Explanar uma caracterização básica do regime nazista enquanto movimento de extrema direita, de caráter nacionalista, tributária do darwinismo social em que alemães – de raça ariana – deveriam subjugar outras raças, com seu antissemitismo escancarado e suas ideias sobre racismo biológico, parece transformar-se, no ambiente político brasileiro, em simples sofismas. Tentar explicar que a adoção do termo “socialismo” no nome do partido fazia parte de uma estratégia política de captação de votos e de distanciamento dos tradicionais partidos de direita em uma sociedade em processo de urbanização passa a ser inaudível para grande parte dos defensores de Bolsonaro. Alertar para o fato de que em 1933, momento em que Hitler alcança o poder máximo, os partidos socialdemocrata e comunista foram proibidos e seus integrantes levados aos campos de concentração e assassinados, tornou-se algo pseudo-histórico à intelligentsia bolsonariana. Como reforça o embaixador alemão, o holocausto foi obra dos nazistas, “com certeza não foram os socialistas”. Com isso, observamos uma prática política corrente, a saber, a distorção e a disputa de conceitos com intuitos claramente políticos. No Brasil os exemplos são fartos, como o termo “progressista” do atual Partido Progressista (PP) brasileiro, que mais atua como bandeira do que se ajusta de fato ao conceito.

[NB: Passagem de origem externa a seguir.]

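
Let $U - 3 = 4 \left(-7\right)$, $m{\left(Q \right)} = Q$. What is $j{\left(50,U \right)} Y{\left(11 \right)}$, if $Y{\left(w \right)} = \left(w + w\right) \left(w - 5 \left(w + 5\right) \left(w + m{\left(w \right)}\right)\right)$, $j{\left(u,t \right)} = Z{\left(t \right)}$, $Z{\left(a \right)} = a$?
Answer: $961950$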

Poderíamos passar horas caracterizando o regime nazista como movimento de extrema-direita (tal qual tentou, ingenuamente, o governo alemão), e apontando aproximações entre o discurso estéril do candidato da extrema-direita brasileira com o discurso hitlerista, assim como contestar o porquê de seus elogios a um torturador inconteste. Mas pessoas que sairão de casa para efetuar este tipo de voto, para materializar suas posições pessoais, suas visões de mundo, são pouco adeptos não apenas ao ato de pensar, mas também ao debate como meio de desenvolvimento do pensamento crítico. Sim, amigos, Bolsonaro tornou-se a representação simbólica de um inconsciente coletivo autoritário, misógino, racista, homofóbico, etc., etc., etc.. Caso revisitemos tanto o “18 de Brumário de Luís Bonaparte”, quanto análises acerca do empoderamento da grande mídia no cenário político contemporâneo, teremos uma ideia da força que mobilizações simbólicas já desempenharam ao longo da história mundial e, assim, da emergente necessidade de combatermos, veementemente, esse tipo de discurso extremista.

Com medo de uma reação mais enérgica, não quis alertar a este conhecido (pai de uma filha mulher, acredite-se!) que na categorização social de seu herói, ele estaria na prateleira dos que “fraquejaram”. No entanto, fazia uma noite linda e apenas sussurrei boa sorte em sua trajetória e lhe desejei uma boa noite. Estava tarde para emburrecer.

(*) Mestrando em História na linha de “Sociedade, Política e Relações Internacionais” na Pontifícia Universidade Católica do Rio Grande do Sul (PUCRS).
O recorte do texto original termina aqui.